Answer to Question 1
Why does James tell us that we should "count it a joy" to be tempted?
James opens his "letter" with a salutation, or greeting. First he tells who the letter is from, James, "the Slave of God and the Lord Jesus Christ". The early church fathers often refer to themselves as the slaves of God because this showed their absolute devotion to God and his word.
It is addressed to the "twelve tribes who are scattered throughout the world." The early church thought of itself as the next step in Judaism. The Jewish Messiah had come. Thus their "people" were co-extensive with the Jewish people. This was primarilly in the days before Paul began to evangelize the Gentiles.

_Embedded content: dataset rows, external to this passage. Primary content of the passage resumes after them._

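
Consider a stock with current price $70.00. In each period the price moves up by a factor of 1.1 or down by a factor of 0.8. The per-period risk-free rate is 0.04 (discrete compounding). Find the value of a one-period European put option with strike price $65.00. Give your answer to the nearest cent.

$1.73

Risk-neutral probability p = (1 + 0.04 − 0.8)/(1.1 − 0.8) = 0.2400/0.3000 = 0.8000
Terminal stock prices: S_u = 77, S_d = 56
Terminal payoffs (K − S): max(-12, 0) = 0, max(9, 0) = 9
Node 0 (S = 70): V_0 = 1/1.04·[0.8000·0.0000 + 0.2000·9.0000] = 1.7308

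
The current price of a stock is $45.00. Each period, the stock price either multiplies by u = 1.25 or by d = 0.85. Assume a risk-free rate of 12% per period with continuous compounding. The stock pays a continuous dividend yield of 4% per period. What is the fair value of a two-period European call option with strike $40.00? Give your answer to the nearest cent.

$11.10

Per-period risk-free factor R = e^0.12 = 1.1275; dividend-adjusted growth = e^(0.12−0.04) = 1.0833.
Risk-neutral probability p = (1.0833 − 0.85)/(1.25 − 0.85) = 0.2333/0.4000 = 0.5832
Terminal stock prices: S_uu = 70.31, S_ud = 47.81, S_dd = 32.51
Terminal payoffs (S − K): max(30.31, 0) = 30.31, max(7.812, 0) = 7.812, max(-7.488, 0) = 0
Node u (S = 56.25): V_u = e^(−0.12)·[0.5832·30.3125 + 0.4168·7.8125] = 18.5676
Node d (S = 38.25): V_d = e^(−0.12)·[0.5832·7.8125 + 0.4168·0.0000] = 4.0412
Node 0 (S = 45): V_0 = e^(−0.12)·[0.5832·18.5676 + 0.4168·4.0412] = 11.0982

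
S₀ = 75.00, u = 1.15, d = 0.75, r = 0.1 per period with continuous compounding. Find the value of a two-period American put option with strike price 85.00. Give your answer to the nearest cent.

10.00

Risk-neutral probability p = (e^0.1 − 0.75)/(1.15 − 0.75) = 0.3552/0.4000 = 0.8879
Terminal stock prices: S_uu = 99.19, S_ud = 64.69, S_dd = 42.19
Terminal payoffs (K − S): max(-14.19, 0) = 0, max(20.31, 0) = 20.31, max(42.81, 0) = 42.81
Node u (S = 86.25): continuation = e^(−0.1)·[0.8879·0.0000 + 0.1121·20.3125] = 2.0598; exercise value = 0.0000 ≤ continuation, so V_u = 2.0598
Node d (S = 56.25): continuation = e^(−0.1)·[0.8879·20.3125 + 0.1121·42.8125] = 20.6612; exercise value = 28.7500 > continuation, so V_d = 28.7500 (exercise)
Node 0 (S = 75): continuation = e^(−0.1)·[0.8879·2.0598 + 0.1121·28.7500] = 4.5704; exercise value = 10.0000 > continuation, so V_0 = 10.0000 (exercise)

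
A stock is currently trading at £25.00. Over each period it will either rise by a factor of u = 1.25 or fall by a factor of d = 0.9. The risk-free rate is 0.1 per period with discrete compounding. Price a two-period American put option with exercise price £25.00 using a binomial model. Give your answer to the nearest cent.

£0.97

Risk-neutral probability p = (1 + 0.1 − 0.9)/(1.25 − 0.9) = 0.2000/0.3500 = 0.5714
Terminal stock prices: S_uu = 39.06, S_ud = 28.12, S_dd = 20.25
Terminal payoffs (K − S): max(-14.06, 0) = 0, max(-3.125, 0) = 0, max(4.75, 0) = 4.75
Node u (S = 31.25): continuation = 1/1.1·[0.5714·0.0000 + 0.4286·0.0000] = 0.0000; exercise value = 0.0000 ≤ continuation, so V_u = 0.0000
Node d (S = 22.5): continuation = 1/1.1·[0.5714·0.0000 + 0.4286·4.7500] = 1.8506; exercise value = 2.5000 > continuation, so V_d = 2.5000 (exercise)
Node 0 (S = 25): continuation = 1/1.1·[0.5714·0.0000 + 0.4286·2.5000] = 0.9740; exercise value = 0.0000 ≤ continuation, so V_0 = 0.9740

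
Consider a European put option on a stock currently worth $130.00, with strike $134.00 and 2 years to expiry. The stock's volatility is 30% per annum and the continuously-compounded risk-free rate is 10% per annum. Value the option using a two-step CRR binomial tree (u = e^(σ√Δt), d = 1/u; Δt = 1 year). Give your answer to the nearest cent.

$9.85

CRR parameters: u = e^(σ√Δt) = e^(0.3·√1) = 1.3499, d = 1/u = 0.7408
Per-period rate: rΔt = 0.1·1 = 0.1, so R = e^0.1 = 1.1052
Risk-neutral probability p = (e^0.1 − 0.7408)/(1.3499 − 0.7408) = 0.3644/0.6090 = 0.5982
Terminal stock prices: S_uu = 236.9, S_ud = 130, S_dd = 71.35
Terminal payoffs (K − S): max(-102.9, 0) = 0, max(4, 0) = 4, max(62.65, 0) = 62.65
Node u (S = 175.5): V_u = e^(−0.1)·[0.5982·0.0000 + 0.4018·4.0000] = 1.4541
Node d (S = 96.31): V_d = e^(−0.1)·[0.5982·4.0000 + 0.4018·62.6545] = 24.9418
Node 0 (S = 130): V_0 = e^(−0.1)·[0.5982·1.4541 + 0.4018·24.9418] = 9.8542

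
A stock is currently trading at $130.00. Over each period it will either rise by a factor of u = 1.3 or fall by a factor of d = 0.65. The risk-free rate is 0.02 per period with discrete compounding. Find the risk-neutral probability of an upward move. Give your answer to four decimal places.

p = 0.5692

Risk-neutral probability p = (1 + 0.02 − 0.65)/(1.3 − 0.65) = 0.3700/0.6500 = 0.5692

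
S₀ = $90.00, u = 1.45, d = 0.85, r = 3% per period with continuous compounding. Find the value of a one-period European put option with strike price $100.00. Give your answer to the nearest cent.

$15.95

Risk-neutral probability p = (e^0.03 − 0.85)/(1.45 − 0.85) = 0.1805/0.6000 = 0.3008
Terminal stock prices: S_u = 130.5, S_d = 76.5
Terminal payoffs (K − S): max(-30.5, 0) = 0, max(23.5, 0) = 23.5
Node 0 (S = 90): V_0 = e^(−0.03)·[0.3008·0.0000 + 0.6992·23.5000] = 15.9466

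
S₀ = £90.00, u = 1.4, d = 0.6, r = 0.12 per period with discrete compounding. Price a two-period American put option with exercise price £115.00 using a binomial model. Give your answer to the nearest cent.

Risk-neutral probability p = (1 + 0.12 − 0.6)/(1.4 − 0.6) = 0.5200/0.8000 = 0.6500
Terminal stock prices: S_uu = 176.4, S_ud = 75.6, S_dd = 32.4
Terminal payoffs (K − S): max(-61.4, 0) = 0, max(39.4, 0) = 39.4, max(82.6, 0) = 82.6
Node u (S = 126): continuation = 1/1.12·[0.6500·0.0000 + 0.3500·39.4000] = 12.3125; exercise value = 0.0000 ≤ continuation, so V_u = 12.3125
Node d (S = 54): continuation = 1/1.12·[0.6500·39.4000 + 0.3500·82.6000] = 48.6786; exercise value = 61.0000 > continuation, so V_d = 61.0000 (exercise)
Node 0 (S = 90): continuation = 1/1.12·[0.6500·12.3125 + 0.3500·61.0000] = 26.2081; exercise value = 25.0000 ≤ continuation, so V_0 = 26.2081

£26.21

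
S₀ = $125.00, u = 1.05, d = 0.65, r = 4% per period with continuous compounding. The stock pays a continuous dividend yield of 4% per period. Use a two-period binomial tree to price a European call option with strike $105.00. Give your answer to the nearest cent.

$23.19

Per-period risk-free factor R = e^0.04 = 1.0408; dividend-adjusted growth = e^(0.04−0.04) = 1.0000.
Risk-neutral probability p = (1.0000 − 0.65)/(1.05 − 0.65) = 0.3500/0.4000 = 0.8750
Terminal stock prices: S_uu = 137.8, S_ud = 85.31, S_dd = 52.81
Terminal payoffs (S − K): max(32.81, 0) = 32.81, max(-19.69, 0) = 0, max(-52.19, 0) = 0
Node u (S = 131.2): V_u = e^(−0.04)·[0.8750·32.8125 + 0.1250·0.0000] = 27.5852
Node d (S = 81.25): V_d = e^(−0.04)·[0.8750·0.0000 + 0.1250·0.0000] = 0.0000
Node 0 (S = 125): V_0 = e^(−0.04)·[0.8750·27.5852 + 0.1250·0.0000] = 23.1906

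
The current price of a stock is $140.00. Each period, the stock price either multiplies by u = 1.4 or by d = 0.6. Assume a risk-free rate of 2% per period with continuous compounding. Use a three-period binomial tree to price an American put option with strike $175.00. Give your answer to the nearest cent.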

Thus we have James addressing the "twelve tribes". Even so, the number 12 is also the number of apostles - it is thought that James might also be addressing the believers converted by the work of these men.
The fact that the Jews were spread over the civilized world is important to note because the diaspora aided in the spread of Christianity. The Synagogue was the first place a Christian Preacher went went teaching the Gospel in a new town.
In verse 2 James tells us to count it a joy to be tested. He understands that we are put through many trials, calamities and temptations (in the case of young people this might even include peer pressure). Sometimes these trials are because of our religion, and sometimes they come simply because we are alive. James knows that by facing these problems with courage we become stronger in our faith. Epictetus, a Roman Stoic Philosopher and favorite of Christian theologians, equated such testing with an Olympic wrestler who chooses tough opponents in his practice matches because they make him stronger than weak opponents do. This is why we should be happy to meet trials, because they will, in the end, make us better people, able to wrestle with the problems of life and salvation.